Press Articles

Earmarking: Pork can bring home the bacon

Publication: El Paso Times


June 8, 2008

Earmarking, the process lawmakers use to add funding for "pet projects" to legislation, draws both fervent praise and severe condemnation.

The truth is probably somewhere in the middle.

A recent project by the Associated Press, Associated Press Managing Editors association and more than two dozen newspapers, in partnership with the Sunlight Foundation and Taxpayers for Common Sense, examined earmarking, which is more politely known as "targeted spending projects." The series is in today's El Paso Times, Section A.

The process is amazingly simple: Lawmakers slip "pork" into other legislation having nothing to do with the projects and get them funded when the legislation is passed.

How simple is it? The AP project reports that more than 11,000 "earmarks," with a price tag of nearly $15 billion in all, were slipped into legislation telling the government where to spend taxpayers' money this year.

A key sentence in one AP story was this: "It's a pay-to-play sandbox where waste and abuse often obscure the good that earmarks can do."

What many people hear about are the abuses of earmarking, such as funding bridges to nowhere or earmarking with the goal of getting campaign contributions.

But earmarking can also be a positive thing. El Paso has benefited from earmarking by U.S. Rep. Silvestre Reyes, D-El Paso. According to figures released by his office, here are a few examples for 2008:

# $3 million for defense systems research work at the University of Texas at
El Paso Center for Defense Systems Research.

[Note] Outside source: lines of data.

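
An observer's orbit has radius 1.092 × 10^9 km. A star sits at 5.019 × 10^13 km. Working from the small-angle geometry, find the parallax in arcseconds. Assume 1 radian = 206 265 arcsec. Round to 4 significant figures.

4.488 arcsec

θ ≈ B/d = (1.092 × 10^9) / (5.019 × 10^13) = 2.1757 × 10^-5 rad.
In arcseconds: 2.1757 × 10^-5 × 206265 = 4.4877″.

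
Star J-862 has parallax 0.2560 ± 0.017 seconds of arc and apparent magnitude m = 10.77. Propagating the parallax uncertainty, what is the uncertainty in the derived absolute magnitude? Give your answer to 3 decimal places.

σ_M = 0.144 mag

M = m − 5 log₁₀ d + 5 = m + 5 log₁₀ p + 5, so ∂M/∂p = 5/(p ln 10).
σ_M = (5/ln 10) · (σ_p/p) = 2.1715 × 0.017/0.2560 = 2.1715 × 0.066406 = 0.1442.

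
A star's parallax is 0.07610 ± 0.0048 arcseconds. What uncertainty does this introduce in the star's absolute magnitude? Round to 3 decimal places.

σ_M = 0.137 mag

M = m − 5 log₁₀ d + 5 = m + 5 log₁₀ p + 5, so ∂M/∂p = 5/(p ln 10).
σ_M = (5/ln 10) · (σ_p/p) = 2.1715 × 0.0048/0.07610 = 2.1715 × 0.063075 = 0.13697.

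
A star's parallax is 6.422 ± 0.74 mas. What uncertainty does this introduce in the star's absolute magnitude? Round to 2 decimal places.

M = m − 5 log₁₀ d + 5 = m + 5 log₁₀ p + 5, so ∂M/∂p = 5/(p ln 10).
σ_M = (5/ln 10) · (σ_p/p) = 2.1715 × 0.74/6.422 = 2.1715 × 0.11523 = 0.25022.

σ_M = 0.25 mag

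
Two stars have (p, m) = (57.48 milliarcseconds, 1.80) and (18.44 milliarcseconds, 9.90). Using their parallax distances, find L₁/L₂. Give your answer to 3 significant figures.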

# $536,000 for Texas Tech University Health Sciences Center El Paso/Lubbock for facilities and equipment needed to support influenza research.

# $1 million for the planning and design of a parking garage at William Beaumont Army Medical Center.

As with so many matters concerning the government, it all comes down to transparency. Reforms on both the House and Senate sides in 2007 added some rules, such as the House requiring any bill containing earmarks have an accompanying list of the earmarks and who requested it. One of the Senate rules prohibits senators from advocating for an earmark in which they might be financially involved.

Because earmarking involves taxpayer money, transparency is vital. Taxpayers have a right to know how their money is being used, who's using it and for what purpose.